For numerical computing, NumPy’s complex arrays provide vectorized operations that execute in compiled C code.
import numpy as np
import time
# Create large arrays of complex numbers
size = 1_000_000
# NumPy approach
np_array = np.random.random(size) + 1j * np.random.random(size)
# Pure Python approach
py_list = [complex(np.random.random(), np.random.random())
for _ in range(size)]
# Benchmark: compute magnitude of all elements
start = time.perf_counter()
np_magnitudes = np.abs(np_array)
np_time = time.perf_counter() - start
start = time.perf_counter()
py_magnitudes = [abs(z) for z in py_list]
py_time = time.perf_counter() - start
print(f"NumPy time: {np_time:.4f}s")
print(f"Python time: {py_time:.4f}s")
print(f"Speedup: {py_time / np_time:.1f}x")
# NumPy complex operations
z_array = np.array([1+2j, 3+4j, 5+6j])
print(f"Real parts: {z_array.real}")
print(f"Imaginary parts: {z_array.imag}")

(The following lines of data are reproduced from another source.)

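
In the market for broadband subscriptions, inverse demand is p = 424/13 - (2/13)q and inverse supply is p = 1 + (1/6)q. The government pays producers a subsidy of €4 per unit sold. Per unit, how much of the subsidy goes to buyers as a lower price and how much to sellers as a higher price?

Pre-subsidy: 424/13 - (2/13)q = 1 + (1/6)q gives q* = 98.64 and p* = 17.44.
With the subsidy, sellers receive ps = pb + 4 for each unit, where pb is the price buyers pay.
On the curves, pb = 424/13 - (2/13)q and ps = 1 + (1/6)q; the wedge ps − pb = 4 gives 1 + (1/6)q − (424/13 - (2/13)q) = 4, so q' = 111.12.
Then pb = 424/13 − (2/13)·111.12 = 15.52 and ps = 1 + (1/6)·111.12 = 19.52.
Buyers' price falls by p* − pb = 17.44 − 15.52 = 1.92; sellers' price rises by ps − p* = 19.52 − 17.44 = 2.08.

Buyers gain €1.92 per unit; sellers gain €2.08 per unit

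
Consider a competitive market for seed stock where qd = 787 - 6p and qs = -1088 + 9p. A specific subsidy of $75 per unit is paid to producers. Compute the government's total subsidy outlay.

Pre-subsidy: 787 - 6p = -1088 + 9p gives p* = 125, q* = 37.
With the subsidy, sellers receive ps = pb + 75 for each unit, where pb is the price buyers pay.
Supply in terms of pb becomes qs = -1088 + 9(pb + 75) = -413 + 9pb. Setting this equal to demand: 787 - 6pb = -413 + 9pb, so pb = 80.
Sellers receive ps = 80 + 75 = 155; q' = 787 − 6·80 = 307.
Government outlay = subsidy × quantity = 75 × 307 = 23025.

Government cost = $23025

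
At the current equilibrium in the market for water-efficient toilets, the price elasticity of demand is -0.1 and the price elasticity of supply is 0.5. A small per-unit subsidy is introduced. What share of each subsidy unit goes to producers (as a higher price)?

For a small subsidy around the equilibrium, the benefit split depends on the relative slopes, which at a point are proportional to the elasticities.
Buyer share = εs/(εs + |εd|) = 0.5/(0.5 + 0.1) = 5/6; seller share = |εd|/(εs + |εd|) = 1/6.
So producers capture 1/6 of the subsidy.

Producer share = 1/6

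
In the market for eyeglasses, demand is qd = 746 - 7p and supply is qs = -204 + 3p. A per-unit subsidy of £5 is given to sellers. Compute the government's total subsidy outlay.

Pre-subsidy: 746 - 7p = -204 + 3p gives p* = 95, q* = 81.
With the subsidy, sellers receive ps = pb + 5 for each unit, where pb is the price buyers pay.
Supply in terms of pb becomes qs = -204 + 3(pb + 5) = -189 + 3pb. Setting this equal to demand: 746 - 7pb = -189 + 3pb, so pb = 93.5.
Sellers receive ps = 93.5 + 5 = 98.5; q' = 746 − 7·93.5 = 91.5.
Government outlay = subsidy × quantity = 5 × 91.5 = 457.5.

Government cost = £457.5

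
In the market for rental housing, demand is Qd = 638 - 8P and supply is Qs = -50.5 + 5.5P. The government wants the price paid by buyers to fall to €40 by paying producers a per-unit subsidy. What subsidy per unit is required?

Required subsidy s = €27 per unit

At a buyer price of 40, quantity demanded is 638 − 8·40 = 318.
Sellers supply 318 only when they receive Ps with -50.5 + 5.5·Ps = 318, i.e. Ps = 67.
s = Ps − Pb = 67 − 40 = 27.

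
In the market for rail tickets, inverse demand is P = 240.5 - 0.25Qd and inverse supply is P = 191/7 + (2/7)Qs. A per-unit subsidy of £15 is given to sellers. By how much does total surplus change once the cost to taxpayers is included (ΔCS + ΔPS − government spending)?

Net change in total surplus = -£210

Pre-subsidy: 240.5 - 0.25Q = 191/7 + (2/7)Q gives Q* = 398 and P* = 141.
With the subsidy, sellers receive Ps = Pb + 15 for each unit, where Pb is the price buyers pay.
On the curves, Pb = 240.5 - 0.25Q and Ps = 191/7 + (2/7)Q; the wedge Ps − Pb = 15 gives 191/7 + (2/7)Q − (240.5 - 0.25Q) = 15, so Q' = 426.
Then Pb = 240.5 − 0.25·426 = 134 and Ps = 191/7 + (2/7)·426 = 149.
ΔCS = ½(398 + 426)(141 − 134) = 2884; ΔPS = ½(398 + 426)(149 − 141) = 3296.
Government spending = 15 × 426 = 6390.
Net change = 2884 + 3296 − 6390 = -210. The loss equals the DWL triangle ½·15·28.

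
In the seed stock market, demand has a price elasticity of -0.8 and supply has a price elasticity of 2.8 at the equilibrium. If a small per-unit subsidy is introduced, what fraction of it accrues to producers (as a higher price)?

For a small subsidy around the equilibrium, the benefit split depends on the relative slopes, which at a point are proportional to the elasticities.
Buyer share = εs/(εs + |εd|) = 2.8/(2.8 + 0.8) = 7/9; seller share = |εd|/(εs + |εd|) = 2/9.
So producers capture 2/9 of the subsidy.

Producer share = 2/9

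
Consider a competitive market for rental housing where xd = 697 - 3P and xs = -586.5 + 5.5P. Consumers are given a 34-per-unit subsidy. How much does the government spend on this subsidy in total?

Pre-subsidy: 697 - 3P = -586.5 + 5.5P gives P* = 151, x* = 244.
With the rebate, buyers effectively pay Pb = Ps − 34, where Ps is the price sellers receive.
Demand in terms of Ps becomes xd = 697 − 3(Ps − 34) = 799 - 3Ps. Setting this equal to supply: 799 - 3Ps = -586.5 + 5.5Ps, so Ps = 163.
Buyers pay Pb = 163 − 34 = 129; x' = -586.5 + 5.5·163 = 310.
Government outlay = subsidy × quantity = 34 × 310 = 10540.

Government cost = 10540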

print(f"Conjugates: {np.conj(z_array)}")
print(f"Magnitudes: {np.abs(z_array)}")
print(f"Phases: {np.angle(z_array)}")
NumPy typically delivers 50-100x speedups for bulk operations. Use Python’s built-in complex type for individual calculations and algorithm prototyping; switch to NumPy when processing arrays or when performance matters.
Summary
Python’s complex number support is comprehensive and practical. The built-in type handles everyday calculations elegantly, while cmath extends mathematical functions to the complex domain. For production numerical code, NumPy’s complex arrays provide the performance needed for real-world applications.
Key practices to remember: use j notation for literals, rely on cmath instead of math for complex operations, extract components via .real and .imag attributes, and convert to polar form with cmath.polar() when working with magnitudes and phases. When performance becomes critical, migrate to NumPy’s vectorized operations.